Las madres siempre cuentan a sus hijas que, en su época, cuando eran pequeñas, la vida era más dura. Marie Adeline Augustine Josèphe Legrand nació el 9 de abril de 1877 en Fruges, como acredita su partida de nacimiento. Sus padres, Alexandre y Julie, se casaron bastante jóvenes en Fruges. Julie tenía veintiún años, Alexandre veintiocho, y en aquel entonces era comerciante. Los dos testigos de boda son oriundos de Fruges, uno es el hermano de Julie. Se llama Augustin Dumont y es comerciante. Marie es fruto del amor y el primer vástago de una numerosa familia. Pero el padre se quedará pronto sin trabajo, la familia abandonará Fruges por Bonnières y la desgracia se abatirá sobre ella. La madre se ocupará de los hijos, el padre volverá a quedarse sin trabajo en Bonnières. Marie contará a su hija Marguerite los muchos hermanos que eran, las dificultades que tenían para llegar a fin de mes, la esperanza y el entusiasmo que pondrá, desde la infancia, en la instrucción. Palabra capital, ideal de vida al que no renunciará jamás, modelo de existencia, pero también medio para mudar su destino. Pues a Marie le gustaba aprender. Le gustaba tanto aprender, que decidió hacerse maestra, lo que le permitió, todavía joven, romper con su familia del departamento del Nord y partir a Indochina, tal vez haciendo una escala en el Lot-et-Garonne.

Así, Marie ingresó como alumna, y luego como alumna maestra, en la Escuela Normal de Douai. Fue maestra en la escuela de Rexpoede y luego en Dunkerque. Los registros administrativos de los inicios de la carrera de Marie Legrand no dicen nada más. La nombrarán, el 10 de marzo de 1905, maestra interina en la escuela municipal de niñas de Saigón. ¿Por qué se marchó a Indochina? El extracto del acta de su segundo matrimonio con el futuro padre de Marguerite permite intuir una pista: uno de sus dos testigos, Gustave André Cadet, comandante médico de la artillería colonial, de treinta y ocho años de edad, y residente en Cochinchina, es «primo de la esposa». ¿Se sintió atraída Marie por las propuestas de Gustave? ¿Deseaba abandonar su tierra natal para, como suele decirse, hacer borrón y cuenta nueva y empezar otra vida lejos?

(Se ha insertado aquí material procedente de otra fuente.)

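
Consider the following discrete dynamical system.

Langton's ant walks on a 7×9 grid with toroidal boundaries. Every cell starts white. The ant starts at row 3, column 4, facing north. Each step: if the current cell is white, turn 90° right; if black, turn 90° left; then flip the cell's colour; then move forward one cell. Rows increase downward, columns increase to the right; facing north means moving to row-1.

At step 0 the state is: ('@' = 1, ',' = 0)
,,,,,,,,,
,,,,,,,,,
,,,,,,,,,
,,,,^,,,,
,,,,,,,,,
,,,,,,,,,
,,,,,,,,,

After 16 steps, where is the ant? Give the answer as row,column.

gen 0: ,,,,,,,,,
,,,,,,,,,
,,,,,,,,,
,,,,^,,,,
,,,,,,,,,
,,,,,,,,,
,,,,,,,,,
gen 1: ,,,,,,,,,
,,,,,,,,,
,,,,,,,,,
,,,,@>,,,
,,,,,,,,,
,,,,,,,,,
,,,,,,,,,
gen 2: ,,,,,,,,,
,,,,,,,,,
,,,,,,,,,
,,,,@@,,,
,,,,,v,,,
,,,,,,,,,
,,,,,,,,,
gen 3: ,,,,,,,,,
,,,,,,,,,
,,,,,,,,,
,,,,@@,,,
,,,,<@,,,
,,,,,,,,,
,,,,,,,,,
gen 4: ,,,,,,,,,
,,,,,,,,,
,,,,,,,,,
,,,,^@,,,
,,,,@@,,,
,,,,,,,,,
,,,,,,,,,
gen 5: ,,,,,,,,,
,,,,,,,,,
,,,,,,,,,
,,,<,@,,,
,,,,@@,,,
,,,,,,,,,
,,,,,,,,,
gen 6: ,,,,,,,,,
,,,,,,,,,
,,,^,,,,,
,,,@,@,,,
,,,,@@,,,
,,,,,,,,,
,,,,,,,,,
gen 7: ,,,,,,,,,
,,,,,,,,,
,,,@>,,,,
,,,@,@,,,
,,,,@@,,,
,,,,,,,,,
,,,,,,,,,
gen 8: ,,,,,,,,,
,,,,,,,,,
,,,@@,,,,
,,,@v@,,,
,,,,@@,,,
,,,,,,,,,
,,,,,,,,,
gen 9: ,,,,,,,,,
,,,,,,,,,
,,,@@,,,,
,,,<@@,,,
,,,,@@,,,
,,,,,,,,,
,,,,,,,,,
gen 10: ,,,,,,,,,
,,,,,,,,,
,,,@@,,,,
,,,,@@,,,
,,,v@@,,,
,,,,,,,,,
,,,,,,,,,
gen 11: ,,,,,,,,,
,,,,,,,,,
,,,@@,,,,
,,,,@@,,,
,,<@@@,,,
,,,,,,,,,
,,,,,,,,,
gen 12: ,,,,,,,,,
,,,,,,,,,
,,,@@,,,,
,,^,@@,,,
,,@@@@,,,
,,,,,,,,,
,,,,,,,,,
gen 13: ,,,,,,,,,
,,,,,,,,,
,,,@@,,,,
,,@>@@,,,
,,@@@@,,,
,,,,,,,,,
,,,,,,,,,
gen 14: ,,,,,,,,,
,,,,,,,,,
,,,@@,,,,
,,@@@@,,,
,,@v@@,,,
,,,,,,,,,
,,,,,,,,,
gen 15: ,,,,,,,,,
,,,,,,,,,
,,,@@,,,,
,,@@@@,,,
,,@,>@,,,
,,,,,,,,,
,,,,,,,,,
gen 16: ,,,,,,,,,
,,,,,,,,,
,,,@@,,,,
,,@@^@,,,
,,@,,@,,,
,,,,,,,,,
,,,,,,,,,

3,4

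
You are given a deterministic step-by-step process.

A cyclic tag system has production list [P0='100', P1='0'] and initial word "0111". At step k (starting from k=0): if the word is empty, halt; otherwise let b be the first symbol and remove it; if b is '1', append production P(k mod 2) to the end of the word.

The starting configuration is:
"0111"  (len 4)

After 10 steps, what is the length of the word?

0) "0111"  (len 4)
1) "111"  (len 3)
2) "110"  (len 3)
3) "10100"  (len 5)
4) "01000"  (len 5)
5) "1000"  (len 4)
6) "0000"  (len 4)
7) "000"  (len 3)
8) "00"  (len 2)
9) "0"  (len 1)
10) (halted — word empty)

0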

Pues Marie Legrand ya se había casado antes, con un muchacho de su pueblo que luego fue comerciante. Firmin Augustin Marie Obscur se casó en primeras nupcias con Marie Legrand, en Fruges, el 24 de noviembre de 1904. Seis meses después, ella estaba en Saigón. ¿Por qué? ¿Cómo? Sólo se sabe que dejó a un marido que murió en Francia al cabo de dos años y al que no volvió a ver. Es, pues, una mujer sola, no divorciada, a punto de cumplir los treinta, la que desembarca en Indochina para hacer de maestra. Al día siguiente de su llegada a Cochinchina, ocupa su puesto. Henri Donnadieu, joven director de la Instrucción Pública, elegante y buen mozo, recomendable desde cualquier punto de vista, cae perdidamente enamorado de Marie Obscur muy poco tiempo después de la llegada de ésta a Saigón. Marie se enterará de que es viuda por correo. Su futuro marido vivirá la agonía de su primera mujer en Saigón con el apoyo moral de quien se convertirá en su segunda esposa. Marguerite es, pues, fruto de la unión de dos jóvenes viudos.

¿Se habían conocido antes? Nada permite afirmarlo, aunque algunos habitantes del pueblo de Duras todavía creen que Marie Legrand pasó por la comarca antes de partir para Saigón. En la patria chica del padre, se cuenta que se habrían conocido durante una sustitución que habría hecho Marie y que ella se habría marchado en secreto para reunirse con él. En Outside, Marguerite contará que el señor inspector, en Dunkerke durante una visita de inspección, tras haber visitado su clase, pidió su mano. Su mano es poco probable. Henri ya tenía un hogar. Pero, su amor, seguramente. ¿Fue a reunirse con él o lo conoció allá? El caso es que se produjo el flechazo. Pero Henri estaba casado con Alice, una amiga de la infancia, con la que tenía dos hijos.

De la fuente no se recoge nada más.